La réponse de Grégory Vanel, économiste et politologue :
“Vous posez la question de savoir si les pays d’Europe auraient un intérêt à demander à la Chine de financer une partie de leur dette publique. Sachez que cette question est pertinente pour au moins trois raisons : d’abord au niveau privé, on observe depuis cinq ans, une forte montée en puissance des investissements directs de la Chine vers l’Europe. Par exemple, on sait que le port du Pirée a été racheté par des intérêts chinois ou plus récemment qu’une partie du Club Méd et d’Eutelsat ont été acquises par des sociétés chinoises.

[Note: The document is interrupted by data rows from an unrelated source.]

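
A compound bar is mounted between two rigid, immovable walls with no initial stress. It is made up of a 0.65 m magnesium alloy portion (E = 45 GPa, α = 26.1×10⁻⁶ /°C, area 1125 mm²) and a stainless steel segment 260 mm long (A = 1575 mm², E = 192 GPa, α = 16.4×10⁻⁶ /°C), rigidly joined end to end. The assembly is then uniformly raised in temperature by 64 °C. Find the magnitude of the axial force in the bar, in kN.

Free thermal expansion of the whole bar: Σ αᵢΔT Lᵢ = 26.1×10⁻⁶×64×650 + 16.4×10⁻⁶×64×260 = 1.359 mm.
The walls prevent any net length change, so an axial force P (same in every segment) develops. Compatibility: P · Σ Lᵢ/(AᵢEᵢ) = δ_free.
The series flexibility is Σ Lᵢ/(AᵢEᵢ) = 650/(1125×45×10³) + 260/(1575×192×10³) = 1.37×10⁻⁵ mm/N.
Hence P = δ_free / Σ(L/AE) = 1.359/1.37×10⁻⁵ = 99.18 kN (compressive).

P ≈ 99.2 kN (compressive)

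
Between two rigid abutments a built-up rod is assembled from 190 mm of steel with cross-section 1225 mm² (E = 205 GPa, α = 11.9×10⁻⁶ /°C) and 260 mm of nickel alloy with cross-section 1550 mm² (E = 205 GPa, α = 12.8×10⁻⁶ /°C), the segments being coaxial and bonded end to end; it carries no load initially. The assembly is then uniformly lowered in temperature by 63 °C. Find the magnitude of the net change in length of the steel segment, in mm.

If the supports were absent, the total length change would be Σ αᵢΔT Lᵢ = 11.9×10⁻⁶×63×190 + 12.8×10⁻⁶×63×260 = 0.3521 mm.
The walls prevent any net length change, so an axial force P (same in every segment) develops. Compatibility: P · Σ Lᵢ/(AᵢEᵢ) = δ_free.
Σ Lᵢ/(AᵢEᵢ) = 190/(1225×205×10³) + 260/(1550×205×10³) = 1.575×10⁻⁶ mm/N.
P = 0.3521 / 1.575×10⁻⁶ = 223600 N = 223.6 kN, tensile.
For the steel segment, free thermal change = 11.9×10⁻⁶×63×190 = 0.1424 mm and elastic change from P = 223600×190/(1225×205×10³) = 0.1692 mm; these oppose, so the net change is 0.0267 mm (segment lengthens).

|ΔL| ≈ 0.0267 mm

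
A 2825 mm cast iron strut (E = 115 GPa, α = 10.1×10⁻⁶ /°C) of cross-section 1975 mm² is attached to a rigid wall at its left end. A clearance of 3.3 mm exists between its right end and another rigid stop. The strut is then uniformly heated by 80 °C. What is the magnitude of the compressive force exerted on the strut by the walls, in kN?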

Deuxièmement, il est certain que cela permettrait à certains pays d’Europe de faire baisser leurs taux d’intérêt à long terme et enfin, la Chine a les moyens de racheter une bonne partie de la dette des pays européens puisqu’elle dispose de réserves de change pour environ 3300 milliards de dollars, ce qui correspond en gros, au PIB de l’Allemagne.

Donc d’un point de vue technique, rien n’empêche cette solution qui pourrait aider les pays d’Europe. Cependant à long terme, les pays européens n’ont pas forcément intérêt à ce que la Chine rachète leurs dettes : d’abord parce que la Chine achèterait principalement de la dette des pays les mieux notés, en particulier l’Allemagne, la France et le Royaume-Uni et n’aiderait pas nécessairement des pays comme la Grèce ou le Portugal, mais surtout parce que cela impliquerait une perte de souveraineté très dommageable pour les Etats européens.

Au moins trois gros dossiers importants posent problème dans les relations européennes et chinoises : le premier, c’est la question du taux de change du yuan qui est manifestement sous-évalué pour un certain nombre de pays d’Europe. Le deuxième, c’est l’augmentation de l’influence chinoise en Afrique et là, l’intervention française au Mali est clairement orientée pour stopper cette augmentation de l’influence chinoise et le troisième problème, c’est la question du protectionnisme et d’un certain nombre de subventions, voire de dumping qui est pratiqué par la Chine au détriment d’industries en Europe, comme par exemple, l’industrie photovoltaïque en Europe.”